The 1881 census is the last time Aquilla and her two sons are found together. She is with both Jonathan and Charles, and their families, at The Folly, Hertford St. John, Hertfordshire, in caravans. Jonathan and his wife, Susan, are hawkers, Aquilla is described as a widow. Charles, a wire worker and hawker, is with his wife, Siberetta, and their growing family: Aquilla, born around 1871; Alice, born about 1872; Sally (probably named for Aquilla Smith’s mother, Sarah), born about 1875; Jonathan, named in tribute to Charles’ father and brother, born around 1876; Fanny, just one year old. (Aquilla’s husband also had a sister of this name, baptised at Knebworth on 19th January 1800.)

It was in 1881, too, in its edition of 5th March, that the Hertfordshire Mercury newspaper carried a story about Jonathan Brinkley which cast him as something of a local hero. Whilst condemning an illegal bare-knuckle boxing fight as a “degrading exhibition,” it reported it in some detail, beneath the heading ‘Prize Fight.’

A very determined prize fight took place in the fields in the neighbourhood of St. Albans . . . the principals were Jonathan Brinkley, aged about 38, a gipsy (sic) and Henry Wakefield, aged 28, the son of a china-dealer, late of St. Albans. The parties fought for £5 a side. . . . A start was made about 10 0’clock in a meadow at the back of the Church at Colney Heath, near St. Albans, whither the men journeyed, accompanied by their backers. . . . For one hour and twenty-five minutes the fighting was continued without interruption, and in that space of time 45 rounds were fought. A policeman then appeared on the scene, and the men decamped to renew hostilities, however, on Tyttenhanger-green, about two miles distant.

The newspaper admits that a considerable number of on-lookers took part in the proceedings, and that finally “Brinkley caught hold of Wakefield by the thigh and threw him on his back.” Although the referee said it was not a foul, the fight had, by this time, lasted two and a quarter hours, and the parties, “agreed to leave the matter for settlement by a sporting paper.” since both men were “fearfully punished; so much as indeed to be hardly recognisable on leaving the field.”

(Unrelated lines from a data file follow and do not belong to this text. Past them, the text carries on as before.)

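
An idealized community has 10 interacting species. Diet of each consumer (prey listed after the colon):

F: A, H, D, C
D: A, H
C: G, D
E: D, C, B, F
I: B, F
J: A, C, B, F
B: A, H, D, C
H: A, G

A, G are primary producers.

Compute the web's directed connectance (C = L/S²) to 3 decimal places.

The web has S = 10 species and L = 24 feeding links.
C = L / S² = 24 / 100 = 0.2400 ≈ 0.240.

C = 0.240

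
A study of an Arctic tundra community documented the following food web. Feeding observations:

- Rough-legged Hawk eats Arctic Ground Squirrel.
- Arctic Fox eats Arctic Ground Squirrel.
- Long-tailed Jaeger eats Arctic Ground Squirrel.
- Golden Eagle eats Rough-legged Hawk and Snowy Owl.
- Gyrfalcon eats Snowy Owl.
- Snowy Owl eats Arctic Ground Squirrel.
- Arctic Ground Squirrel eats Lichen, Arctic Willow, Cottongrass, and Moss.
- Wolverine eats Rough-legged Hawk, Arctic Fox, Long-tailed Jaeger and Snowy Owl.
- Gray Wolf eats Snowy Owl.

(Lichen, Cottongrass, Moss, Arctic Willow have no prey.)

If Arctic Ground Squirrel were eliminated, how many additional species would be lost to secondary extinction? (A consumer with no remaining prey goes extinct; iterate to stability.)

8

Remove Arctic Ground Squirrel.
Round 1: Long-tailed Jaeger (all prey gone), Rough-legged Hawk (all prey gone), Snowy Owl (all prey gone), Arctic Fox (all prey gone) → extinct.
Round 2: Golden Eagle (all prey gone), Wolverine (all prey gone), Gyrfalcon (all prey gone), Gray Wolf (all prey gone) → extinct.
No further losses. Total secondary extinctions: 8.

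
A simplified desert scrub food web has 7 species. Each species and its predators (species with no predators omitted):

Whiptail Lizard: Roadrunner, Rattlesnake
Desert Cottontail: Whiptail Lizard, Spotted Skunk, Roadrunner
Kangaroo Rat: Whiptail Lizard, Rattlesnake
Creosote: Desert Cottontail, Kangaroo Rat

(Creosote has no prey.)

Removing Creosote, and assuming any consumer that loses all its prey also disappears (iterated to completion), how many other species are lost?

Remove Creosote.
Round 1: Desert Cottontail (all prey gone), Kangaroo Rat (all prey gone) → extinct.
Round 2: Whiptail Lizard (all prey gone), Spotted Skunk (all prey gone) → extinct.
Round 3: Roadrunner (all prey gone), Rattlesnake (all prey gone) → extinct.
No further losses. Total secondary extinctions: 6.

6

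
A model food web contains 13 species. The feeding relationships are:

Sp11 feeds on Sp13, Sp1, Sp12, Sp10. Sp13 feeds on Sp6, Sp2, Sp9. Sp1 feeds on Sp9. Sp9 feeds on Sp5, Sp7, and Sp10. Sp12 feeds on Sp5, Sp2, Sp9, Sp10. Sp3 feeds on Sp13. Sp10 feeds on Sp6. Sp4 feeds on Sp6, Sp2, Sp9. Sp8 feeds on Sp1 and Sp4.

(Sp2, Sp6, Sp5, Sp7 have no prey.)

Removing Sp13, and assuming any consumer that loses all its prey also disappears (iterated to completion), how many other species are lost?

1

Remove Sp13.
Round 1: Sp3 (all prey gone) → extinct.
No further losses. Total secondary extinctions: 1.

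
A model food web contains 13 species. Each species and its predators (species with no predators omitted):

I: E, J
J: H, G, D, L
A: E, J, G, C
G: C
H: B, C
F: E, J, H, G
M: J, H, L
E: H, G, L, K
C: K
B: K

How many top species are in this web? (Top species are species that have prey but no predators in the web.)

Top species (has prey, but nothing eats it): D, L, K.
Count: 3.

3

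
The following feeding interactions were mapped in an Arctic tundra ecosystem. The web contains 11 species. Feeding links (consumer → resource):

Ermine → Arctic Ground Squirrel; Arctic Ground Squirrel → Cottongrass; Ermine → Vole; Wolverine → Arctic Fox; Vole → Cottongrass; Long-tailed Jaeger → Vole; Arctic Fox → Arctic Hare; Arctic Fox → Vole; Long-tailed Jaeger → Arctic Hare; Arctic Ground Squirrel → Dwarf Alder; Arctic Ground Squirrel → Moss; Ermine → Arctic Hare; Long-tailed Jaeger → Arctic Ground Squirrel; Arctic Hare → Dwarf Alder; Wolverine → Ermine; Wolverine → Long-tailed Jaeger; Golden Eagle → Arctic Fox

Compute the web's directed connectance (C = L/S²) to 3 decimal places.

C = 0.140

The web has S = 11 species and L = 17 feeding links.
C = L / S² = 17 / 121 = 0.1405 ≈ 0.140.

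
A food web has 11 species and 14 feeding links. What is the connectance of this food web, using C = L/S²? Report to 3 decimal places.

C = 0.116

The web has S = 11 species and L = 14 feeding links.
C = L / S² = 14 / 121 = 0.1157 ≈ 0.116.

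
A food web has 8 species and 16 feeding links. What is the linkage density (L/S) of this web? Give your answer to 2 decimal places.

L/S = 2.00

There are L = 16 links among S = 8 species.
L/S = 16/8 = 2.0000 ≈ 2.00.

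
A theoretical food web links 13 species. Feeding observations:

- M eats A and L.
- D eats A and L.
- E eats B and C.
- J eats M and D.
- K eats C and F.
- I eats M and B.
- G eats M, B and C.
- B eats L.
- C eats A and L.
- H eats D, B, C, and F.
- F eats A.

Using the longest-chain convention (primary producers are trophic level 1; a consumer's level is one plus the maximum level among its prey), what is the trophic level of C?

L is a producer → level 1.
C eats L (level 1); other prey at levels: A 1 → level 2.

Trophic level 2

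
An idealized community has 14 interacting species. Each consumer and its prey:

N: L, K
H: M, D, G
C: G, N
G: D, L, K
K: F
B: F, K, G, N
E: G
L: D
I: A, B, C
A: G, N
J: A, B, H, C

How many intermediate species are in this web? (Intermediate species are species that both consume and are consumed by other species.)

Intermediate species (has both prey and predators): L, K, G, N, A, B, H, C.
Count: 8.

8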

Two years later Aquilla herself is in court again, at the Petty Sessions at Hitchin, Hertfordshire on 30th October 1883, for stealing from, presumably, a haberdasher’s shop:

Acguilla (sic) Brinkley of Hitchin on 27th October 1883 at Hitchin did feloniously

steal a salt cellar, a packet of envelopes, a packet of pins, four dozen hooks and eyes, 

curtain braid, a quantity of thread, a quantity of worsted and a quantity of cotton, together to the value of 2/-, the property of Elijah Howard.

She was found guilty, and imprisoned at St. Albans for one calendar month, with hard labour.

And what of little Aquilla Brinkley, named for her grandmother? Her marriage, in Bedfordshire, in the registration district of Luton, took place during the June quarter of

1886, where she had married a Henry Twinn. Although her father, Charles, claimed she was 18 on the marriage certificate, if the age given at her baptism in 1872 of just two years’ old was the more accurate, she can barely have been 16 years of age.

But by 1913 Aquilla Brinkley appears to be forming a second union – surely it is the same Aquilla, daughter of Charles Brinkley, a dealer, who marries Frederick William Hewett, a carter, son of Joseph, at the Parish church of Gorlestson in Suffolk? True, she is still unsure about her age, claiming to be 37, when, in fact, she is 43, but perhaps this is due to her marrying a younger man – Frederick Hewett’s age is recorded as 30, although he, too, is a little inaccurate, being, in reality, only 28 at the time!